The Australian Dollar gained a little ground against the Kiwi, looking to test the 5 month high at 1.09250 for a third time in as many months. The RBNZ has its rate decision on Wednesday April 23rd which should provide forward guidance on this pair as well as against the USD. If Governor Wheeler of the RBNZ does indeed raise rates again in line with consensus to 3% from 2.5 % then we could see the Australian dollar selloff with a retest of the lows of 1.0500 in sight. The AUDNZD has been range bound between these two marks for 5 months as mentioned above, with a dovish tone needed or at least forward guidance of a potential holding of rates going forward to break out of this range.

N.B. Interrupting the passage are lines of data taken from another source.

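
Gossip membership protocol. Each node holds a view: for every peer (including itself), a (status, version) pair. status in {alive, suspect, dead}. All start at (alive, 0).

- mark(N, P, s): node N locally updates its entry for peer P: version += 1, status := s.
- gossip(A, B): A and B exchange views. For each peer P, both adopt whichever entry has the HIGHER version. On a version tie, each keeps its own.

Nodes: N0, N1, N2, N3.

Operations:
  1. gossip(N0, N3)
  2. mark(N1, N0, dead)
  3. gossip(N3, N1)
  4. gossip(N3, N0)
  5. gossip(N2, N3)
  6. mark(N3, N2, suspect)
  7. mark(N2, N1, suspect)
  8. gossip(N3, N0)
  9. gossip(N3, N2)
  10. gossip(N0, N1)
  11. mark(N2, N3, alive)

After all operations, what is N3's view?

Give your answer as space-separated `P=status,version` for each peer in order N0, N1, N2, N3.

Answer: N0=dead,1 N1=suspect,1 N2=suspect,1 N3=alive,0

Derivation:
Op 1: gossip N0<->N3 -> N0.N0=(alive,v0) N0.N1=(alive,v0) N0.N2=(alive,v0) N0.N3=(alive,v0) | N3.N0=(alive,v0) N3.N1=(alive,v0) N3.N2=(alive,v0) N3.N3=(alive,v0)
Op 2: N1 marks N0=dead -> (dead,v1)
Op 3: gossip N3<->N1 -> N3.N0=(dead,v1) N3.N1=(alive,v0) N3.N2=(alive,v0) N3.N3=(alive,v0) | N1.N0=(dead,v1) N1.N1=(alive,v0) N1.N2=(alive,v0) N1.N3=(alive,v0)
Op 4: gossip N3<->N0 -> N3.N0=(dead,v1) N3.N1=(alive,v0) N3.N2=(alive,v0) N3.N3=(alive,v0) | N0.N0=(dead,v1) N0.N1=(alive,v0) N0.N2=(alive,v0) N0.N3=(alive,v0)
Op 5: gossip N2<->N3 -> N2.N0=(dead,v1) N2.N1=(alive,v0) N2.N2=(alive,v0) N2.N3=(alive,v0) | N3.N0=(dead,v1) N3.N1=(alive,v0) N3.N2=(alive,v0) N3.N3=(alive,v0)
Op 6: N3 marks N2=suspect -> (suspect,v1)
Op 7: N2 marks N1=suspect -> (suspect,v1)
Op 8: gossip N3<->N0 -> N3.N0=(dead,v1) N3.N1=(alive,v0) N3.N2=(suspect,v1) N3.N3=(alive,v0) | N0.N0=(dead,v1) N0.N1=(alive,v0) N0.N2=(suspect,v1) N0.N3=(alive,v0)
Op 9: gossip N3<->N2 -> N3.N0=(dead,v1) N3.N1=(suspect,v1) N3.N2=(suspect,v1) N3.N3=(alive,v0) | N2.N0=(dead,v1) N2.N1=(suspect,v1) N2.N2=(suspect,v1) N2.N3=(alive,v0)
Op 10: gossip N0<->N1 -> N0.N0=(dead,v1) N0.N1=(alive,v0) N0.N2=(suspect,v1) N0.N3=(alive,v0) | N1.N0=(dead,v1) N1.N1=(alive,v0) N1.N2=(suspect,v1) N1.N3=(alive,v0)
Op 11: N2 marks N3=alive -> (alive,v1)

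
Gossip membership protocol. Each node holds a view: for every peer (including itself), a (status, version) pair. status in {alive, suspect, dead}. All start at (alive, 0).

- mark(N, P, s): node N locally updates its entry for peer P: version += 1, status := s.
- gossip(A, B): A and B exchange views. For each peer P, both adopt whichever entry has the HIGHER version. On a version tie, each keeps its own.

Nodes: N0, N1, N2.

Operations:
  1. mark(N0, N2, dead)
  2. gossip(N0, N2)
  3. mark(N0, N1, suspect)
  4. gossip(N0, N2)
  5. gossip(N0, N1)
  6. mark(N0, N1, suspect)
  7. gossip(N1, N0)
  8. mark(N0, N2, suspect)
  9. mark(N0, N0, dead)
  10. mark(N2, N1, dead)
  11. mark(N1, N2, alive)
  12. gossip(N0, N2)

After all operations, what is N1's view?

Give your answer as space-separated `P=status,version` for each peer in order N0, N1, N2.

Answer: N0=alive,0 N1=suspect,2 N2=alive,2

Derivation:
Op 1: N0 marks N2=dead -> (dead,v1)
Op 2: gossip N0<->N2 -> N0.N0=(alive,v0) N0.N1=(alive,v0) N0.N2=(dead,v1) | N2.N0=(alive,v0) N2.N1=(alive,v0) N2.N2=(dead,v1)
Op 3: N0 marks N1=suspect -> (suspect,v1)
Op 4: gossip N0<->N2 -> N0.N0=(alive,v0) N0.N1=(suspect,v1) N0.N2=(dead,v1) | N2.N0=(alive,v0) N2.N1=(suspect,v1) N2.N2=(dead,v1)
Op 5: gossip N0<->N1 -> N0.N0=(alive,v0) N0.N1=(suspect,v1) N0.N2=(dead,v1) | N1.N0=(alive,v0) N1.N1=(suspect,v1) N1.N2=(dead,v1)
Op 6: N0 marks N1=suspect -> (suspect,v2)
Op 7: gossip N1<->N0 -> N1.N0=(alive,v0) N1.N1=(suspect,v2) N1.N2=(dead,v1) | N0.N0=(alive,v0) N0.N1=(suspect,v2) N0.N2=(dead,v1)
Op 8: N0 marks N2=suspect -> (suspect,v2)
Op 9: N0 marks N0=dead -> (dead,v1)
Op 10: N2 marks N1=dead -> (dead,v2)
Op 11: N1 marks N2=alive -> (alive,v2)
Op 12: gossip N0<->N2 -> N0.N0=(dead,v1) N0.N1=(suspect,v2) N0.N2=(suspect,v2) | N2.N0=(dead,v1) N2.N1=(dead,v2) N2.N2=(suspect,v2)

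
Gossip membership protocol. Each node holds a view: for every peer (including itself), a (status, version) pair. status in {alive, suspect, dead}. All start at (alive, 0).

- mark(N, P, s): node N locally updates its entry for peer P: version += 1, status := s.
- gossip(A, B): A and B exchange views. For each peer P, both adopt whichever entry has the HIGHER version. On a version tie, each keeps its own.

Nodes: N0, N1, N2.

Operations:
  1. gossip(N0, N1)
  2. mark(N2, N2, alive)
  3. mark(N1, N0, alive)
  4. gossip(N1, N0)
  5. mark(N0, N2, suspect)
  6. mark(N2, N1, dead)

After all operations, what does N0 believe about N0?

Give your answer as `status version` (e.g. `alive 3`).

Op 1: gossip N0<->N1 -> N0.N0=(alive,v0) N0.N1=(alive,v0) N0.N2=(alive,v0) | N1.N0=(alive,v0) N1.N1=(alive,v0) N1.N2=(alive,v0)
Op 2: N2 marks N2=alive -> (alive,v1)
Op 3: N1 marks N0=alive -> (alive,v1)
Op 4: gossip N1<->N0 -> N1.N0=(alive,v1) N1.N1=(alive,v0) N1.N2=(alive,v0) | N0.N0=(alive,v1) N0.N1=(alive,v0) N0.N2=(alive,v0)
Op 5: N0 marks N2=suspect -> (suspect,v1)
Op 6: N2 marks N1=dead -> (dead,v1)

Answer: alive 1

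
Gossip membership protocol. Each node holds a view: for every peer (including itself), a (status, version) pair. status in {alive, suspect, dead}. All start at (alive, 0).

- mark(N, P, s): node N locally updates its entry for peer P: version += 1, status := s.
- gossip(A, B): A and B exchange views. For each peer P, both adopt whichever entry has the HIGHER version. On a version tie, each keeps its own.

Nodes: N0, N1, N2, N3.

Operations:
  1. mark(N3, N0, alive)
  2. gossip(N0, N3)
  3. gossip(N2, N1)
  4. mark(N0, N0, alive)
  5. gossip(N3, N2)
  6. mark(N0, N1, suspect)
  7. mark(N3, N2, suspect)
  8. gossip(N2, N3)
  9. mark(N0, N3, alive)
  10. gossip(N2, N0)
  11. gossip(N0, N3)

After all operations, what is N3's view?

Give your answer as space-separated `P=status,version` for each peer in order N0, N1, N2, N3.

Op 1: N3 marks N0=alive -> (alive,v1)
Op 2: gossip N0<->N3 -> N0.N0=(alive,v1) N0.N1=(alive,v0) N0.N2=(alive,v0) N0.N3=(alive,v0) | N3.N0=(alive,v1) N3.N1=(alive,v0) N3.N2=(alive,v0) N3.N3=(alive,v0)
Op 3: gossip N2<->N1 -> N2.N0=(alive,v0) N2.N1=(alive,v0) N2.N2=(alive,v0) N2.N3=(alive,v0) | N1.N0=(alive,v0) N1.N1=(alive,v0) N1.N2=(alive,v0) N1.N3=(alive,v0)
Op 4: N0 marks N0=alive -> (alive,v2)
Op 5: gossip N3<->N2 -> N3.N0=(alive,v1) N3.N1=(alive,v0) N3.N2=(alive,v0) N3.N3=(alive,v0) | N2.N0=(alive,v1) N2.N1=(alive,v0) N2.N2=(alive,v0) N2.N3=(alive,v0)
Op 6: N0 marks N1=suspect -> (suspect,v1)
Op 7: N3 marks N2=suspect -> (suspect,v1)
Op 8: gossip N2<->N3 -> N2.N0=(alive,v1) N2.N1=(alive,v0) N2.N2=(suspect,v1) N2.N3=(alive,v0) | N3.N0=(alive,v1) N3.N1=(alive,v0) N3.N2=(suspect,v1) N3.N3=(alive,v0)
Op 9: N0 marks N3=alive -> (alive,v1)
Op 10: gossip N2<->N0 -> N2.N0=(alive,v2) N2.N1=(suspect,v1) N2.N2=(suspect,v1) N2.N3=(alive,v1) | N0.N0=(alive,v2) N0.N1=(suspect,v1) N0.N2=(suspect,v1) N0.N3=(alive,v1)
Op 11: gossip N0<->N3 -> N0.N0=(alive,v2) N0.N1=(suspect,v1) N0.N2=(suspect,v1) N0.N3=(alive,v1) | N3.N0=(alive,v2) N3.N1=(suspect,v1) N3.N2=(suspect,v1) N3.N3=(alive,v1)

Answer: N0=alive,2 N1=suspect,1 N2=suspect,1 N3=alive,1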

The Pound verses the Australian dollar continues to favour the upside, following on from last week’s good economic data out of the U.K, and growth upgrade from the IMF, the reclaiming of the 1.80 area is in sight. Bank of England minutes out on Wednesday could clarify whether the Pound truly has put in a short term bottom, or if this two month trend with the Aussie, rising against Sterling, remains intact. If the BOE has said behind closed doors, that as a result of economic activity picking up, they favour rates rises going forward to keep a lid on the economy getting to overheated, then we should see the GBP rally against all of its trading partners, especially as the central banks from the U.S, Australia, and the Euro zone all favour rate stability and easing.
There has been a lot of talk lately, focusing on the different central bank monetary policies and how they affect a currencies direction. In a nut shell, when a central bank raises its interest rates, investors around the world will buy into that particular currency, borrowing a lower interest rate yielding currency to then purchase the currency with the higher interest rate, and then pocket that interest rate differential or yield. This is commonly known as the carry trade.
And the opposite side of that also stands true, if a central bank is on an easing cycle of their main interest rate, investors will sell out of that currency pair as it no longer has an attractive yield, or return.
The Minutes from the BOE on Wednesday, will shed more light on their policy going forward, and remember, the unemployment rate threshold for the BOE considering future hikes is around the 7% level, and last week the unemployment rate came in at 6.9%, so if they even hint at future hikes, we could see a possible influx into the Pound.